Photography, drawing and painting are constant threads weaving through all aspects of my career. My current work in these media tends strongly towards the natural world. I am deeply interested in nature and conservation, and in this connection I also work seasonally for the RSPB as their Walks and Education Officer for the Isles of Lewis and Harris.”
Designer Showcase | Lorraine Robson
Lorraine Robson was born in Edinburgh in 1962. She spent some years working as a Cartographer before studying Sculpture at Edinburgh College of Art. After graduating with an honours degree, she worked for a Commercial Sculpture Studio, producing fibreglass figures to commission. During this period her own sculpture developed in plaster, fibreglass and cold cast metals using forms abstracted from childhood games, primitive tools, museum objects and her keen interest in natural form. This work was exhibited and gained recognition in Scottish galleries including the Collective, the Royal Scottish Academy and the Fruitmarket Gallery, Edinburgh.
In 1994 Lorraine made some experiments with ceramics that led to her turning almost exclusively to this medium. She now produces vessels, preferring to hand build each other rather than throwing them, with motifs coming indirectly from her sculptural work but disciplined by the vessel form.

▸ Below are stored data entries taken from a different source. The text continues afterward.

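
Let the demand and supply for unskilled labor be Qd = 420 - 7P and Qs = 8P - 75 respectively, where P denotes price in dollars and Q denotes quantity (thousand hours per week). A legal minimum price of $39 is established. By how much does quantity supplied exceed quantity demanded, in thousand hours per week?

Without the control the market clears where 420 - 7P = 8P - 75, i.e. P* = 33 and Q* = 189.
Because the floor (39) lies above the market-clearing price, it is binding.
At P = 39: Qd = 420 - 7·39 = 147 and Qs = 8·39 - 75 = 237.
Surplus = Qs - Qd = 237 - 147 = 90.

90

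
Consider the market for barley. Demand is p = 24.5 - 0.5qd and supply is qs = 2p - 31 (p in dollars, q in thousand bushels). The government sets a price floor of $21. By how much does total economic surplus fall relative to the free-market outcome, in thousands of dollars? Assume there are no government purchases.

2

Rearranging demand gives qd = 49 - 2p. Without the control the market clears where 49 - 2p = 2p - 31, i.e. p* = 20 and q* = 9.
Since 21 > 20, the floor is binding.
At p = 21: qd = 49 - 2·21 = 7 and qs = 2·21 - 31 = 11.
Quantity traded falls to 7. At q = 7 the demand price is (49 - 7)/2 = 21 and the supply price is (31 + 7)/2 = 19.
Deadweight loss = ½ · (21 - 19) · (9 - 7) = ½ · 2 · 2 = 2.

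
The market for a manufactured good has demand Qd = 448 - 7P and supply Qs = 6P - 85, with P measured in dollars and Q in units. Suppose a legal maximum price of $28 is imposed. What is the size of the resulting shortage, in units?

169

Setting quantity demanded equal to quantity supplied, 448 - 7P = 6P - 85, gives P* = 41 and Q* = 161.
Because the ceiling (28) lies below the market-clearing price, it is binding.
At P = 28: Qd = 448 - 7·28 = 252 and Qs = 6·28 - 85 = 83.
Shortage = Qd - Qs = 252 - 83 = 169.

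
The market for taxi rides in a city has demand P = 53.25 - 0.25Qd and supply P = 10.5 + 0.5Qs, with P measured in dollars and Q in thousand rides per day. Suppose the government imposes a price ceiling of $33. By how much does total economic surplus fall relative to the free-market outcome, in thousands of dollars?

Rearranging demand gives Qd = 213 - 4P; rearranging supply gives Qs = 2P - 21. In a free market, 213 - 4P = 2P - 21 gives the equilibrium P* = 39, Q* = 57.
Since 33 < 39, the ceiling is binding.
At P = 33: Qd = 213 - 4·33 = 81 and Qs = 2·33 - 21 = 45.
Quantity traded falls to 45. At Q = 45 the demand price is (213 - 45)/4 = 42 and the supply price is (21 + 45)/2 = 33.
Deadweight loss = ½ · (42 - 33) · (57 - 45) = ½ · 9 · 12 = 54.

54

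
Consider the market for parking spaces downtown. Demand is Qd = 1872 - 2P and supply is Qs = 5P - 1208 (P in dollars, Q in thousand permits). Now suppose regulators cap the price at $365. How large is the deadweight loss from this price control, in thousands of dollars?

49218.75

Setting quantity demanded equal to quantity supplied, 1872 - 2P = 5P - 1208, gives P* = 440 and Q* = 992.
The ceiling of 365 is below the equilibrium price 440, so it binds.
At P = 365: Qd = 1872 - 2·365 = 1142 and Qs = 5·365 - 1208 = 617.
Quantity traded falls to 617. At Q = 617 the demand price is (1872 - 617)/2 = 627.5 and the supply price is (1208 + 617)/5 = 365.
Deadweight loss = ½ · (627.5 - 365) · (992 - 617) = ½ · 262.5 · 375 = 49218.75.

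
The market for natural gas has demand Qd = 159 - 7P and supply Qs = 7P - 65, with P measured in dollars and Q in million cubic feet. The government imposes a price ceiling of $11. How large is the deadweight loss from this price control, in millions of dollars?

175

In a free market, 159 - 7P = 7P - 65 gives the equilibrium P* = 16, Q* = 47.
The ceiling of 11 is below the equilibrium price 16, so it binds.
At P = 11: Qd = 159 - 7·11 = 82 and Qs = 7·11 - 65 = 12.
Quantity traded falls to 12. At Q = 12 the demand price is (159 - 12)/7 = 21 and the supply price is (65 + 12)/7 = 11.
Deadweight loss = ½ · (21 - 11) · (47 - 12) = ½ · 10 · 35 = 175.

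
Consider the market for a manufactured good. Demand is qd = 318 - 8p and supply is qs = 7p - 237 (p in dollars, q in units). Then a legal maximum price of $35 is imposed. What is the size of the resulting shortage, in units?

30

In a free market, 318 - 8p = 7p - 237 gives the equilibrium p* = 37, q* = 22.
Because the ceiling (35) lies below the market-clearing price, it is binding.
At p = 35: qd = 318 - 8·35 = 38 and qs = 7·35 - 237 = 8.
Shortage = qd - qs = 38 - 8 = 30.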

Because of the production method each piece is unique, coils of clay are rolled out and layered, the form gradually evolving as it grows upward, before the surface is refined and smoothed. Lorraine hopes her use of very basic and ancient techniques will be of encouragement to emerging artists and the wider public.
In a world increasingly dominated by commercialism and technology Lorraine believes working with clay appeals to the most basic human desires; to create something tangible with nothing but bare hands, imagination, and human labour using the most primitive and natural materials available – the earth itself.

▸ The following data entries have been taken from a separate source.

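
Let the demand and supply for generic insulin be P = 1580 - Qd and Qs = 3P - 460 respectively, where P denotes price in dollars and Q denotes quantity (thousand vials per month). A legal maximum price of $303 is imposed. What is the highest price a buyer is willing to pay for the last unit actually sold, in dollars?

1131

Rearranging demand gives Qd = 1580 - P. In a free market, 1580 - P = 3P - 460 gives the equilibrium P* = 510, Q* = 1070.
Since 303 < 510, the ceiling is binding.
At P = 303: Qd = 1580 - 303 = 1277 and Qs = 3·303 - 460 = 449.
Only 449 units reach the market. On the demand curve, the marginal buyer's willingness to pay at Q = 449 is (1580 - 449) = 1131.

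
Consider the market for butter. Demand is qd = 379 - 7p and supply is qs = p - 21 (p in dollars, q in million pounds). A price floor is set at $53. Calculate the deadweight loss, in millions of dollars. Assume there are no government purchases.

Equilibrium: 379 - 7p = p - 21, so 400 = 8p and p* = 50, q* = 29.
Since 53 > 50, the floor is binding.
At p = 53: qd = 379 - 7·53 = 8 and qs = 53 - 21 = 32.
Quantity traded falls to 8. At q = 8 the demand price is (379 - 8)/7 = 53 and the supply price is 21 + 8 = 29.
Deadweight loss = ½ · (53 - 29) · (29 - 8) = ½ · 24 · 21 = 252.

252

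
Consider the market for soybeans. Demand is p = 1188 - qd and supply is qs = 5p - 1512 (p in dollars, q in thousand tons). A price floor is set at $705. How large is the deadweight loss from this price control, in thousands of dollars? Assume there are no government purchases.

39015

Rearranging demand gives qd = 1188 - p. In a free market, 1188 - p = 5p - 1512 gives the equilibrium p* = 450, q* = 738.
Since 705 > 450, the floor is binding.
At p = 705: qd = 1188 - 705 = 483 and qs = 5·705 - 1512 = 2013.
Quantity traded falls to 483. At q = 483 the demand price is 1188 - 483 = 705 and the supply price is (1512 + 483)/5 = 399.
Deadweight loss = ½ · (705 - 399) · (738 - 483) = ½ · 306 · 255 = 39015.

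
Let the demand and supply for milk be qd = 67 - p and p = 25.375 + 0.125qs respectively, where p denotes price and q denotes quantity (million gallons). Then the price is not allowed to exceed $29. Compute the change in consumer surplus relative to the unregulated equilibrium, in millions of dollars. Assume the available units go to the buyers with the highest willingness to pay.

-3

Rearranging supply gives qs = 8p - 203. Equilibrium: 67 - p = 8p - 203, so 270 = 9p and p* = 30, q* = 37.
Since 29 < 30, the ceiling is binding.
At p = 29: qd = 67 - 29 = 38 and qs = 8·29 - 203 = 29.
Consumer surplus without the control is ½ · (67 - 30) · 37 = 684.5.
With the ceiling, 29 units are sold at 29 (assume they go to the highest-value buyers). The demand price at q = 29 is 38, so CS = ½ · [(67 - 29) + (38 - 29)] · 29 = 681.5.
Change in consumer surplus = 681.5 - 684.5 = -3.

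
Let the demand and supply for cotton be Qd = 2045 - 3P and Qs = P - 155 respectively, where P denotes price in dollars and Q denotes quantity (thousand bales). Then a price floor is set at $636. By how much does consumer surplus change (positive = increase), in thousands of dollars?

Setting quantity demanded equal to quantity supplied, 2045 - 3P = P - 155, gives P* = 550 and Q* = 395.
The floor of 636 is above the equilibrium price 550, so it binds.
At P = 636: Qd = 2045 - 3·636 = 137 and Qs = 636 - 155 = 481.
Consumer surplus without the control is ½ · (2045/3 - 550) · 395 = 156025/6.
With the floor, consumers buy 137 units at 636, so CS = ½ · (2045/3 - 636) · 137 = 18769/6.
Change in consumer surplus = 18769/6 - 156025/6 = -22876.

-22876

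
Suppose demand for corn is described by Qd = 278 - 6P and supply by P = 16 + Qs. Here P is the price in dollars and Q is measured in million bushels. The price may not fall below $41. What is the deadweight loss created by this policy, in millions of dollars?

Rearranging supply gives Qs = P - 16. Without the control the market clears where 278 - 6P = P - 16, i.e. P* = 42 and Q* = 26.
The floor of 41 is below the equilibrium price 42, so it is not binding; the market clears at P* = 42, Q* = 26.
Since the control does not bind, no trades are prevented and deadweight loss is zero.

0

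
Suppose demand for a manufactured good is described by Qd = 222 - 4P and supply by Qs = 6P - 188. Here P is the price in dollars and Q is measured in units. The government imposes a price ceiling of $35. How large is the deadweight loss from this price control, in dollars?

Without the control the market clears where 222 - 4P = 6P - 188, i.e. P* = 41 and Q* = 58.
Since 35 < 41, the ceiling is binding.
At P = 35: Qd = 222 - 4·35 = 82 and Qs = 6·35 - 188 = 22.
Quantity traded falls to 22. At Q = 22 the demand price is (222 - 22)/4 = 50 and the supply price is (188 + 22)/6 = 35.
Deadweight loss = ½ · (50 - 35) · (58 - 22) = ½ · 15 · 36 = 270.

270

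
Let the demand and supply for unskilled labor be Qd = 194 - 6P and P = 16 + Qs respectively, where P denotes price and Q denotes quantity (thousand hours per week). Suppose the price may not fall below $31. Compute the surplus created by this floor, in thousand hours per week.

7

Rearranging supply gives Qs = P - 16. In a free market, 194 - 6P = P - 16 gives the equilibrium P* = 30, Q* = 14.
Because the floor (31) lies above the market-clearing price, it is binding.
At P = 31: Qd = 194 - 6·31 = 8 and Qs = 31 - 16 = 15.
Surplus = Qs - Qd = 15 - 8 = 7.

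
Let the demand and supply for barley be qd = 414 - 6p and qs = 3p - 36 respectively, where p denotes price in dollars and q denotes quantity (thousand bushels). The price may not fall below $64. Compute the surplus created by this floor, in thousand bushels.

Setting quantity demanded equal to quantity supplied, 414 - 6p = 3p - 36, gives p* = 50 and q* = 114.
The floor of 64 is above the equilibrium price 50, so it binds.
At p = 64: qd = 414 - 6·64 = 30 and qs = 3·64 - 36 = 156.
Surplus = qs - qd = 156 - 30 = 126.

126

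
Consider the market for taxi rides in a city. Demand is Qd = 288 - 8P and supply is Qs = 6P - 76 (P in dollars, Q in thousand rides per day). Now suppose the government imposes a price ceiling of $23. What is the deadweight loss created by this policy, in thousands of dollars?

47.25

In a free market, 288 - 8P = 6P - 76 gives the equilibrium P* = 26, Q* = 80.
The ceiling of 23 is below the equilibrium price 26, so it binds.
At P = 23: Qd = 288 - 8·23 = 104 and Qs = 6·23 - 76 = 62.
Quantity traded falls to 62. At Q = 62 the demand price is (288 - 62)/8 = 28.25 and the supply price is (76 + 62)/6 = 23.
Deadweight loss = ½ · (28.25 - 23) · (80 - 62) = ½ · 5.25 · 18 = 47.25.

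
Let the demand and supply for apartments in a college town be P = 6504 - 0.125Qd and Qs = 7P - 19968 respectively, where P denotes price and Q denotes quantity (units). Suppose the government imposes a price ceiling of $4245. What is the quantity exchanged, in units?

9747

Rearranging demand gives Qd = 52032 - 8P. Equilibrium: 52032 - 8P = 7P - 19968, so 72000 = 15P and P* = 4800, Q* = 13632.
The ceiling of 4245 is below the equilibrium price 4800, so it binds.
At P = 4245: Qd = 52032 - 8·4245 = 18072 and Qs = 7·4245 - 19968 = 9747.
The quantity actually transacted is the short side, supply: 9747.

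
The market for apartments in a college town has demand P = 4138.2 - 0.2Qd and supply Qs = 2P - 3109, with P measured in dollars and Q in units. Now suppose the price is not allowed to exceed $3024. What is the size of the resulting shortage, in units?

Rearranging demand gives Qd = 20691 - 5P. Without the control the market clears where 20691 - 5P = 2P - 3109, i.e. P* = 3400 and Q* = 3691.
The ceiling of 3024 is below the equilibrium price 3400, so it binds.
At P = 3024: Qd = 20691 - 5·3024 = 5571 and Qs = 2·3024 - 3109 = 2939.
Shortage = Qd - Qs = 5571 - 2939 = 2632.

2632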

She aims to make very beautiful and sophisticated ceramics that pay homage to ancient skills while embracing contemporary influences, but employs the simplest methods to achieve this. Her work demonstrates that making ceramis pots does not require technical brilliance at the throwing wheel but can be a development of the most basic techniques and materials.
Having taken a temporary break from her commitment to art in education, Lorraine is currently working on a period of creative deveolpment work, funded by the Scottish Arts Council, to produce a new body of work for exhibition.